Ce n’est donc pas selon les paliers successifs de l’histoire de l’art que nous regarderons les choses, mais plutôt dans une simultanéité de pratiques où le non-artistique le plus complet trouve une place centrale, rejoint finalement le coeur de nos préoccupations. Sur le rapport d’un souci commun de pratiquer l’art dans le social, la réalité globale d’un monde de l’art fait de plusieurs mondes eux-mêmes tournés non plus vers l’art mais vers la société, pourrait nous apparaître mieux que dans les séparation que nous pratiquons le plus souvent entre toutes ces sphères. Sans compter que tout ce qui peut manquer à un monde dans son projet de se faire accepter, et peut-être même reconnaître , se trouve – c’est bien un effet structurel des champs sociaux – dans les autres mondes. D’où notre premier souci, consécutif à une approche du social dans l’artistique – et inversement – de voir d’abord la complexité d’une situation faite de pratiques toutes contemporaines, et de se représenter ces dernières simultanément. Et c’est bien parce que chaque pratique nous révèle déjà à elle seule tout un monde social, qu’il y a tout lieu de penser que l’orientation vers telle ou telle façon d’agir, de se présenter de telle façon ou de telle autre dans le champ sans frontière de la pratique artistique, est d’abord l’effet de différences voir de profonds éloignements sociaux, que ces éloignements préexistent à la volonté de l’action, en constitue même le point d’ancrage vers le souci de leur dépassement. D’où notre second souci, celui de favoriser, si nous le pouvons, une certaine circulation entre des mondes dont pourrait s’ensuivre, dans la formation de notre regard sur les choses, le sentiment d’une lente et profonde continuité.

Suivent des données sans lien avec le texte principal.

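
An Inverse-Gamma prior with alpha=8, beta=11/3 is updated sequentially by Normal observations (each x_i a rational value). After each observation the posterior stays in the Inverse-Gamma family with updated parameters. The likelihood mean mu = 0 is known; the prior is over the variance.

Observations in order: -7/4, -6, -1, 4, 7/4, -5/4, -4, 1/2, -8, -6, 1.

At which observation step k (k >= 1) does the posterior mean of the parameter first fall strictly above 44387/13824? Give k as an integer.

k = 4

obs 1: x=-7/4 → posterior Inverse-Gamma(17/2, 499/96)
obs 2: x=-6 → posterior Inverse-Gamma(9, 2227/96)
obs 3: x=-1 → posterior Inverse-Gamma(19/2, 2275/96)
obs 4: x=4 → posterior Inverse-Gamma(10, 3043/96)
obs 5: x=7/4 → posterior Inverse-Gamma(21/2, 1595/48)
obs 6: x=-5/4 → posterior Inverse-Gamma(11, 3265/96)
obs 7: x=-4 → posterior Inverse-Gamma(23/2, 4033/96)
obs 8: x=1/2 → posterior Inverse-Gamma(12, 4045/96)
obs 9: x=-8 → posterior Inverse-Gamma(25/2, 7117/96)
obs 10: x=-6 → posterior Inverse-Gamma(13, 8845/96)
obs 11: x=1 → posterior Inverse-Gamma(27/2, 8893/96)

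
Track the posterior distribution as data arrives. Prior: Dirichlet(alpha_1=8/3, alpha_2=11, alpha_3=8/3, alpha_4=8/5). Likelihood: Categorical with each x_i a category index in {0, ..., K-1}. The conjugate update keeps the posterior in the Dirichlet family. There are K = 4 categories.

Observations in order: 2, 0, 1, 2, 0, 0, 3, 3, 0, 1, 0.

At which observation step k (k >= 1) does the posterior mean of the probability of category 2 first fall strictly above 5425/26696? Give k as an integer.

obs 1: x=2 → posterior Dirichlet(8/3, 11, 11/3, 8/5)
obs 2: x=0 → posterior Dirichlet(11/3, 11, 11/3, 8/5)
obs 3: x=1 → posterior Dirichlet(11/3, 12, 11/3, 8/5)
obs 4: x=2 → posterior Dirichlet(11/3, 12, 14/3, 8/5)
obs 5: x=0 → posterior Dirichlet(14/3, 12, 14/3, 8/5)
obs 6: x=0 → posterior Dirichlet(17/3, 12, 14/3, 8/5)
obs 7: x=3 → posterior Dirichlet(17/3, 12, 14/3, 13/5)
obs 8: x=3 → posterior Dirichlet(17/3, 12, 14/3, 18/5)
obs 9: x=0 → posterior Dirichlet(20/3, 12, 14/3, 18/5)
obs 10: x=1 → posterior Dirichlet(20/3, 13, 14/3, 18/5)
obs 11: x=0 → posterior Dirichlet(23/3, 13, 14/3, 18/5)

k = 4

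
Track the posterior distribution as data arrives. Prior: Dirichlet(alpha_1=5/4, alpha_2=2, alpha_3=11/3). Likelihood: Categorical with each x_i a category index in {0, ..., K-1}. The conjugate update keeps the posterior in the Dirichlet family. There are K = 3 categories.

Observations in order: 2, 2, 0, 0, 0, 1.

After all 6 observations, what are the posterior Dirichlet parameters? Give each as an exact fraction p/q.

obs 1: x=2 → posterior Dirichlet(5/4, 2, 14/3)
obs 2: x=2 → posterior Dirichlet(5/4, 2, 17/3)
obs 3: x=0 → posterior Dirichlet(9/4, 2, 17/3)
obs 4: x=0 → posterior Dirichlet(13/4, 2, 17/3)
obs 5: x=0 → posterior Dirichlet(17/4, 2, 17/3)
obs 6: x=1 → posterior Dirichlet(17/4, 3, 17/3)

alpha_1=17/4, alpha_2=3, alpha_3=17/3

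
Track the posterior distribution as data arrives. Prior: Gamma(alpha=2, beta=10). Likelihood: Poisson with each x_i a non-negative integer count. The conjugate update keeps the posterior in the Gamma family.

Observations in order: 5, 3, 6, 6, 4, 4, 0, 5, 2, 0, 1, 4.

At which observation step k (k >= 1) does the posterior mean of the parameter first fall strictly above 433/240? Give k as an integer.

obs 1: x=5 → posterior Gamma(7, 11)
obs 2: x=3 → posterior Gamma(10, 12)
obs 3: x=6 → posterior Gamma(16, 13)
obs 4: x=6 → posterior Gamma(22, 14)
obs 5: x=4 → posterior Gamma(26, 15)
obs 6: x=4 → posterior Gamma(30, 16)
obs 7: x=0 → posterior Gamma(30, 17)
obs 8: x=5 → posterior Gamma(35, 18)
obs 9: x=2 → posterior Gamma(37, 19)
obs 10: x=0 → posterior Gamma(37, 20)
obs 11: x=1 → posterior Gamma(38, 21)
obs 12: x=4 → posterior Gamma(42, 22)

k = 6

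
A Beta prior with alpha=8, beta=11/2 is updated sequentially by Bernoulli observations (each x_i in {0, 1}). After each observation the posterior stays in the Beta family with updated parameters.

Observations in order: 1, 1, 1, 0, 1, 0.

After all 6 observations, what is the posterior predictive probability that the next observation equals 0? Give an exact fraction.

obs 1: x=1 → posterior Beta(9, 11/2)
obs 2: x=1 → posterior Beta(10, 11/2)
obs 3: x=1 → posterior Beta(11, 11/2)
obs 4: x=0 → posterior Beta(11, 13/2)
obs 5: x=1 → posterior Beta(12, 13/2)
obs 6: x=0 → posterior Beta(12, 15/2)

5/13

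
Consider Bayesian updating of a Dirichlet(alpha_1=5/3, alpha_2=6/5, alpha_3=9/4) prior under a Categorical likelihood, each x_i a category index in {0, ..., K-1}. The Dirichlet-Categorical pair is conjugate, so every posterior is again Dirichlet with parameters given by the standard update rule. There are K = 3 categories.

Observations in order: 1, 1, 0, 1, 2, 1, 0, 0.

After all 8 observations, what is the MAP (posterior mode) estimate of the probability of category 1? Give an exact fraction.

obs 1: x=1 → posterior Dirichlet(5/3, 11/5, 9/4)
obs 2: x=1 → posterior Dirichlet(5/3, 16/5, 9/4)
obs 3: x=0 → posterior Dirichlet(8/3, 16/5, 9/4)
obs 4: x=1 → posterior Dirichlet(8/3, 21/5, 9/4)
obs 5: x=2 → posterior Dirichlet(8/3, 21/5, 13/4)
obs 6: x=1 → posterior Dirichlet(8/3, 26/5, 13/4)
obs 7: x=0 → posterior Dirichlet(11/3, 26/5, 13/4)
obs 8: x=0 → posterior Dirichlet(14/3, 26/5, 13/4)

252/607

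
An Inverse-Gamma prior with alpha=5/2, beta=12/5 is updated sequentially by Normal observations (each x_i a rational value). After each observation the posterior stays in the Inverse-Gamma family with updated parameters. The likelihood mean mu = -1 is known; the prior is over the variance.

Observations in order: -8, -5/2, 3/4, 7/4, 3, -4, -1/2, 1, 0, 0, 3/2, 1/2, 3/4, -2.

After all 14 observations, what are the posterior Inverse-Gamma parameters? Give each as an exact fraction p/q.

obs 1: x=-8 → posterior Inverse-Gamma(3, 269/10)
obs 2: x=-5/2 → posterior Inverse-Gamma(7/2, 1121/40)
obs 3: x=3/4 → posterior Inverse-Gamma(4, 4729/160)
obs 4: x=7/4 → posterior Inverse-Gamma(9/2, 2667/80)
obs 5: x=3 → posterior Inverse-Gamma(5, 3307/80)
obs 6: x=-4 → posterior Inverse-Gamma(11/2, 3667/80)
obs 7: x=-1/2 → posterior Inverse-Gamma(6, 3677/80)
obs 8: x=1 → posterior Inverse-Gamma(13/2, 3837/80)
obs 9: x=0 → posterior Inverse-Gamma(7, 3877/80)
obs 10: x=0 → posterior Inverse-Gamma(15/2, 3917/80)
obs 11: x=3/2 → posterior Inverse-Gamma(8, 4167/80)
obs 12: x=1/2 → posterior Inverse-Gamma(17/2, 4257/80)
obs 13: x=3/4 → posterior Inverse-Gamma(9, 8759/160)
obs 14: x=-2 → posterior Inverse-Gamma(19/2, 8839/160)

alpha=19/2, beta=8839/160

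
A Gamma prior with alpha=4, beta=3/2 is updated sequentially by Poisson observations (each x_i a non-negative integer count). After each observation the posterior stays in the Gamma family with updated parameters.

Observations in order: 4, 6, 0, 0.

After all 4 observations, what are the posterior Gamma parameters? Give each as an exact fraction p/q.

alpha=14, beta=11/2

obs 1: x=4 → posterior Gamma(8, 5/2)
obs 2: x=6 → posterior Gamma(14, 7/2)
obs 3: x=0 → posterior Gamma(14, 9/2)
obs 4: x=0 → posterior Gamma(14, 11/2)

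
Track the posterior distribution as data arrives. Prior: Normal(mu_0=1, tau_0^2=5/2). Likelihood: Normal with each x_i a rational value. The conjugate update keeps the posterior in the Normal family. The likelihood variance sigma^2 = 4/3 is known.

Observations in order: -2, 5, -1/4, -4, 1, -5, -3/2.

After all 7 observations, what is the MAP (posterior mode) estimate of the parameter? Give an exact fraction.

-373/452

obs 1: x=-2 → posterior Normal(-22/23, 20/23)
obs 2: x=5 → posterior Normal(53/38, 10/19)
obs 3: x=-1/4 → posterior Normal(197/212, 20/53)
obs 4: x=-4 → posterior Normal(-43/272, 5/17)
obs 5: x=1 → posterior Normal(17/332, 20/83)
obs 6: x=-5 → posterior Normal(-283/392, 10/49)
obs 7: x=-3/2 → posterior Normal(-373/452, 20/113)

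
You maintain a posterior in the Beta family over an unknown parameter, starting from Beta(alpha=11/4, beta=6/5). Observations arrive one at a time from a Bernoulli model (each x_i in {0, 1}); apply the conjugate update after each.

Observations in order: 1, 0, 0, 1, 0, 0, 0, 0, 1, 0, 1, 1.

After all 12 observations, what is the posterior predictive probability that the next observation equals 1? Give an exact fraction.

obs 1: x=1 → posterior Beta(15/4, 6/5)
obs 2: x=0 → posterior Beta(15/4, 11/5)
obs 3: x=0 → posterior Beta(15/4, 16/5)
obs 4: x=1 → posterior Beta(19/4, 16/5)
obs 5: x=0 → posterior Beta(19/4, 21/5)
obs 6: x=0 → posterior Beta(19/4, 26/5)
obs 7: x=0 → posterior Beta(19/4, 31/5)
obs 8: x=0 → posterior Beta(19/4, 36/5)
obs 9: x=1 → posterior Beta(23/4, 36/5)
obs 10: x=0 → posterior Beta(23/4, 41/5)
obs 11: x=1 → posterior Beta(27/4, 41/5)
obs 12: x=1 → posterior Beta(31/4, 41/5)

155/319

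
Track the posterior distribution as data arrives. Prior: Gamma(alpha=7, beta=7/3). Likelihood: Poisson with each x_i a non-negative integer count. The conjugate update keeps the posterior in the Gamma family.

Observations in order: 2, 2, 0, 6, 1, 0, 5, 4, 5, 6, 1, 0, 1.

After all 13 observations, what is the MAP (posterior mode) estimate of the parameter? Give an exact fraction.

obs 1: x=2 → posterior Gamma(9, 10/3)
obs 2: x=2 → posterior Gamma(11, 13/3)
obs 3: x=0 → posterior Gamma(11, 16/3)
obs 4: x=6 → posterior Gamma(17, 19/3)
obs 5: x=1 → posterior Gamma(18, 22/3)
obs 6: x=0 → posterior Gamma(18, 25/3)
obs 7: x=5 → posterior Gamma(23, 28/3)
obs 8: x=4 → posterior Gamma(27, 31/3)
obs 9: x=5 → posterior Gamma(32, 34/3)
obs 10: x=6 → posterior Gamma(38, 37/3)
obs 11: x=1 → posterior Gamma(39, 40/3)
obs 12: x=0 → posterior Gamma(39, 43/3)
obs 13: x=1 → posterior Gamma(40, 46/3)

117/46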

Ainsi les moyens d’action et d’expression, mis en jeu dans leur positionnement plus ou moins direct par rapport à la question de l’art, formulent à chaque fois un souci, certainement commun, des valeurs de l’art et de leur dépassement. Les enchevêtrements qui se révèleraient dans les mondes ainsi mis en rapport donneraient l’idée d’une certaine répartition, en ordre dispersé mais se croisant parfois, de la diversité des mondes de l’art ; ou plutôt : des mondes sociaux à l’intérieur desquels, à certains moments, l’élément artistique intervient pour révéler le social même. La construction que nous opérerions de la réalité contemporaine des monde de l’art, criblée de tous ces soucis là, serait à la fin de nature radicalement multipolaire. Comme production de représentation et comme façon d’agir, les pratiques artistiques ainsi mis en vue nous seraient alors devenues équivalentes dans l’efficacité qu’elles tiennent respectivement dans les mondes sociaux dans lesquelles elles naissent. Et la pratique artistique quand à elle serait devenue entièrement combinable – dans ses modes de fonctionnement -, compatible – dans ses valeurs -, et finalement homogène en tout point à son espace social, y compris et surtout dans ce qu’il y a en lui – et à nos yeux – de plus extrêmement ordinaire.